Time Will Burn retrata com maestria a cena que fez a cama para o sucesso estrondoso dos Raimundos e Planet Hemp logo depois. O pessoal que enfrentou o mainstream do jeito que se deve enfrentar: com desrespeito e arrogância (umas das explicações para toda uma geração de bandas que cantavam em inglês).
O documentário se concentra na história das bandas Pin UPs (ícones de Sampa), Killing Chainsaw (Piracicaba), Second Come (Rio de Janeiro) e Mickey Junkies (Osasco) e mostra como eles pegaram os cacos da cena pós-punk paulista (de Fellini, Mercenarias, Patife Band…) e botaram seu som para rolar em buracos do underground e programas de TV prafrentex. Termina falando dos festivais Juntatribo, na Unicamp, que catapultaram os Raimundos. Para os quatro protagonistas do Time Will Burn, porém, a festa estava acabando.

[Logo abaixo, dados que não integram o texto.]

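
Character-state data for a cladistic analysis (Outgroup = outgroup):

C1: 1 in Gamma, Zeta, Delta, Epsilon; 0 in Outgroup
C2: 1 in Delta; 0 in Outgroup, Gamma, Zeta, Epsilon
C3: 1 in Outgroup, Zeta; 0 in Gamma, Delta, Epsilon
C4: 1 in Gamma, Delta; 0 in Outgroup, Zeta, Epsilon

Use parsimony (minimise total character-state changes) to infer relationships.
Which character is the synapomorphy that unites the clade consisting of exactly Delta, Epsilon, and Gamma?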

Trailer oficial de Time Will Burn
Onde há uma garagem, há um sonho, no entanto. Para toda uma leva de novas bandas, o Junta marcava o começo de uma era. O documentário Sem Dentes – Banguela Records e a Turma de 94, do jornalista Ricardo Alexandre (contemporâneo, testemunha ocular da coisa toda) fala do impacto sentido no mundo independente quando a mão da major Warner Music pousou sobre uma cena organizada (para ser generoso) por moleques, guitarras, fanzines, skates e baseados. Uma cena que, de certa forma, já se acostumava a andar paralelamente (independentemente) de TVs, gravadoras, rádios e grandes revistas. Banguela foi um sublabel da Warner, formado com o apoio de gente experiente na indústria, mas antenada no que acontecia no underground.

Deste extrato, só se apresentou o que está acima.